Simple Linear Regression

2026-04-12

What is Simple Linear Regression?

Simple linear regression is a statistical method used to model how one variable (X) predicts another (Y) using a linear equation:

Independent variable (X): predictor
Dependent variable (Y): response

Simple linear regression estimates the expected value of Y given X via a fitted line.

Example Question: Can study time serve as a useful predictor of exam scores?

Simple Linear Regression Equation

Simple linear regression is modeled by: \[ Y = \beta_0 + \beta_1 X + \epsilon \] Where:

\(Y\) = response variable
\(\beta_0\) = intercept
\(\beta_1\) = slope
\(X\) = predictor variable
\(\epsilon\) = random error

Least Squares Method

In simple linear regression, we choose the line that best fits the data.

We estimate this line by minimizing squared residuals: \[ \sum_{i=1}^{n}(y_i - \hat{y}_i)^2 \] Where:

\(y_i\) = actual value
\(\hat{y}_i\) = predicted value
\(n\) = number of observations

This method is called the least squares method.

Example Dataset

We will study whether study time serves as a useful predictor of exam scores.

Independent variable (X): study hours
Dependent variable (Y): exam score

Scatterplot Code

library(ggplot2)

study_data = data.frame(study_hours = c(1,2,3,4,5,6,7,8,9,10),
                        exam_score = c(52,55,61,64,68,72,78,85,88,94))

ggplot(study_data, aes(x = study_hours, y = exam_score)) + 
  geom_point(size = 3) + geom_smooth(method = "lm", color = "red") +
  labs(title = "Study Hours vs. Exam Scores", x = "Study Hours", 
       y = "Exam Score") +
  theme(plot.title = element_text(hjust = 0.5))

Scatterplot

## `geom_smooth()` using formula = 'y ~ x'

Residual Visualization Code

ggplot(study_data, aes(x = study_hours, y = exam_score)) +
  geom_point(size = 3) +
  geom_smooth(method = "lm", se = FALSE, color = "red") +
  geom_segment(aes(xend = study_hours,
                   yend = predict(lm(exam_score ~ study_hours, 
                                     data = study_data))),
               color = "blue", linewidth = 1) +
  labs(title = "Study Hours vs. Exam Scores",
       x = "Study Hours", y = "Exam Score") +
  theme(plot.title = element_text(hjust = 0.5))

Residual Visualization

## `geom_smooth()` using formula = 'y ~ x'

Plotly Code

library(plotly)

model = lm(exam_score ~ study_hours, data = study_data)

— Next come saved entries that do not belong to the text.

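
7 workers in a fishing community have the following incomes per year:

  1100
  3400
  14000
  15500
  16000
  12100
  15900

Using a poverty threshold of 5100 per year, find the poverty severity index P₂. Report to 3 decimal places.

0.104

Below the line: 1100, 3400 (q = 2 of N = 7).
Gap ratios (z−y)/z: (5100−1100)/5100 = 0.7843; (5100−3400)/5100 = 0.3333.
Squared: 0.6151; 0.1111.
Sum = 0.726259; P₂ = 0.726259 / 7 = 0.104.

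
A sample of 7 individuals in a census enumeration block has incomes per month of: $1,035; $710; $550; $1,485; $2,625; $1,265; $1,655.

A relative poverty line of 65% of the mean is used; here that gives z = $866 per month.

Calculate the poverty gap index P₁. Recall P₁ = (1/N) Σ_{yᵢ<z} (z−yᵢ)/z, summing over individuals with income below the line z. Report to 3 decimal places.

0.078

Below the line: $550, $710 (q = 2 of N = 7).
Shortfall ratios: (866−550)/866 = 0.3649; (866−710)/866 = 0.1801.
Σ = 0.545035. Dividing by the full population N = 7 gives P₁ = 0.078.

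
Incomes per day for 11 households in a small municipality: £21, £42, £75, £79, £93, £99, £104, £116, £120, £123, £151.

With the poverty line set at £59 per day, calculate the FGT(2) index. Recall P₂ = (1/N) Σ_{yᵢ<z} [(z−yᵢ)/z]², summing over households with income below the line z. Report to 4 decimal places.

0.0453

Below the line: £21, £42 (q = 2 of N = 11).
Normalized shortfalls: (59−21)/59 = 0.6441; (59−42)/59 = 0.2881.
Squared: 0.4148; 0.0830.
Sum = 0.497845; P₂ = 0.497845 / 11 = 0.0453.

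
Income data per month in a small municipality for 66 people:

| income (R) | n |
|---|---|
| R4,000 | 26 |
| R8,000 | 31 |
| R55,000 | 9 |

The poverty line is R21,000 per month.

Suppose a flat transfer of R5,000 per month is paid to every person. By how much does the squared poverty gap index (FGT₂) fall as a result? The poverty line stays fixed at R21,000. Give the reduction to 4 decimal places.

0.2414

Before: below the line — 26×R4,000, 31×R8,000; squared poverty gap index (FGT₂) = 0.438157.
After the R5,000 transfer: below the line — 26×R9,000, 31×R13,000; squared poverty gap index (FGT₂) = 0.196798.
Reduction = 0.438157 − 0.196798 = 0.2414.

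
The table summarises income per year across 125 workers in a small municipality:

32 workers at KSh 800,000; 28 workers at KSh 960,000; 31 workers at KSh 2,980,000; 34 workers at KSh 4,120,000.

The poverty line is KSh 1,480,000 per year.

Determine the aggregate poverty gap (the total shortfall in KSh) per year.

KSh 36,320,000

Below z: 32×KSh 800,000, 28×KSh 960,000 (q = 60 of N = 125).
Individual gaps: 32×(1480000−800000) = 21760000; 28×(1480000−960000) = 14560000.
Aggregate gap = KSh 36,320,000.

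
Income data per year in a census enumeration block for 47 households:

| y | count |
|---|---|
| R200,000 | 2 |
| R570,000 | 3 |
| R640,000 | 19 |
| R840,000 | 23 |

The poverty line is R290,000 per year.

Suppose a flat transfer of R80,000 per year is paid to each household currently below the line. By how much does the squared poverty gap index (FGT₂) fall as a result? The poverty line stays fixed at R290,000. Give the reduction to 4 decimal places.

0.0040

Before: below the line — 2×R200,000; squared poverty gap index (FGT₂) = 0.004098.
After the R80,000 transfer: below the line — 2×R280,000; squared poverty gap index (FGT₂) = 0.000051.
Reduction = 0.004098 − 0.000051 = 0.0040.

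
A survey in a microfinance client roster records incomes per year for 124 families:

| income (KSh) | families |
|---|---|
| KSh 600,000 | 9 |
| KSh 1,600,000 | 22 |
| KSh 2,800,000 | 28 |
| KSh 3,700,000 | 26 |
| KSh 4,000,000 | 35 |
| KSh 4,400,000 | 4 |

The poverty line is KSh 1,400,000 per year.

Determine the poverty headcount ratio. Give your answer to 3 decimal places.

9 of the 124 families have income below KSh 1,400,000.
H = 9/124 = 0.073.

0.073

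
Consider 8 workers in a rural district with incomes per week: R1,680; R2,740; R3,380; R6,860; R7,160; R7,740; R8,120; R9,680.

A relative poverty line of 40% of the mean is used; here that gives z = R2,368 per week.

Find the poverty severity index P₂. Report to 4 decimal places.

0.0106

Below the line: R1,680 (q = 1 of N = 8).
Gap ratios (z−y)/z: (2368−1680)/2368 = 0.2905.
Squared: 0.0844.
Sum = 0.084414; P₂ = 0.084414 / 8 = 0.0106.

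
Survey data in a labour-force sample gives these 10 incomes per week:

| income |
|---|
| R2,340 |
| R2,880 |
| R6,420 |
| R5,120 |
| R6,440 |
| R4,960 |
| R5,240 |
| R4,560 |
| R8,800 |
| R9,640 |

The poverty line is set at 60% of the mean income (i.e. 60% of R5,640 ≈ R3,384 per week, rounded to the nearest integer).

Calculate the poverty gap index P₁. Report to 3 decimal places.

0.046

Poor units: R2,340, R2,880 (q = 2 of N = 10).
Gap ratios (z−y)/z: (3384−2340)/3384 = 0.3085; (3384−2880)/3384 = 0.1489.
Sum of shortfalls = 0.457447; P₁ averages over all N: 0.457447 / 10 = 0.046.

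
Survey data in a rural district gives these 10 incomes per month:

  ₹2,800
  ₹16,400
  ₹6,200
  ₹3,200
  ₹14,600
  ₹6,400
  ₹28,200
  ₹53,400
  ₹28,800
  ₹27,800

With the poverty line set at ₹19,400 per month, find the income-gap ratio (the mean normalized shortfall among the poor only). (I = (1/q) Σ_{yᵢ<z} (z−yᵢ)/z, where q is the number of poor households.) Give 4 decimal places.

Poor units: ₹2,800, ₹3,200, ₹6,200, ₹6,400, ₹14,600, ₹16,400 (q = 6 of N = 10).
Relative gaps: 0.8557, 0.8351, 0.6804, 0.6701, 0.2474, 0.1546; sum = 3.443299.
I averages over the q = 6 poor units only: 3.443299 / 6 = 0.5739.

0.5739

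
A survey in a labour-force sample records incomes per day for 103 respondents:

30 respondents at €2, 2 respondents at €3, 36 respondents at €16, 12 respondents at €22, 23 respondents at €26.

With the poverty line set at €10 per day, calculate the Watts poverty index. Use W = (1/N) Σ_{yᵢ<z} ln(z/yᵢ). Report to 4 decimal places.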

plot_ly(study_data, x = ~study_hours, y = ~exam_score, 
        type = 'scatter', mode = 'markers', name = "Data") %>%
  add_lines(x = ~study_hours, y = ~fitted(model), 
            name = "Regression Line") %>% 
  layout(title = list(text = "Study Hours vs. Exam Scores", x = 0.43), 
         xaxis = list(title = "Study Hours"), 
         yaxis = list(title = "Exam Score"))

Interactive Plotly Graph

Regression Results

## 
## Call:
## lm(formula = exam_score ~ study_hours, data = study_data)
## 
## Residuals:
##     Min      1Q  Median      3Q     Max 
## -2.0485 -0.7227 -0.2000  1.1333  1.5576 
## 
## Coefficients:
##             Estimate Std. Error t value Pr(>|t|)    
## (Intercept)  45.8667     0.9045   50.71 2.53e-11 ***
## study_hours   4.6970     0.1458   32.22 9.38e-10 ***
## ---
## Signif. codes:  0 '***' 0.001 '**' 0.01 '*' 0.05 '.' 0.1 ' ' 1
## 
## Residual standard error: 1.324 on 8 degrees of freedom
## Multiple R-squared:  0.9924, Adjusted R-squared:  0.9914 
## F-statistic:  1038 on 1 and 8 DF,  p-value: 9.376e-10

Interpeting the Regression Results

Slope (\(\beta_1\)):
- Expected change in exam score for a one-unit increase in study hours.
\(R^2\):
- Proportion of variability explained by study time.
- A high \(R^2\) indicates the model explains much of the variation.
- A low \(R^2\) suggests other factors influence exam scores.
p-value (slope):
- Tests whether the slope is significantly different from zero.
- A small p-value (< 0.05) suggests study time is a useful predictor.

Conclusion

Simple linear regression allows us to:

quantify the relationship between study time and exam scores
make predictions based on study hours
summarize the overall linear pattern in the data

In this example, higher study time results in higher predicted exam scores, reflected in a strong slope (≈ 4.7) and high \(R^2\) (≈ 0.99).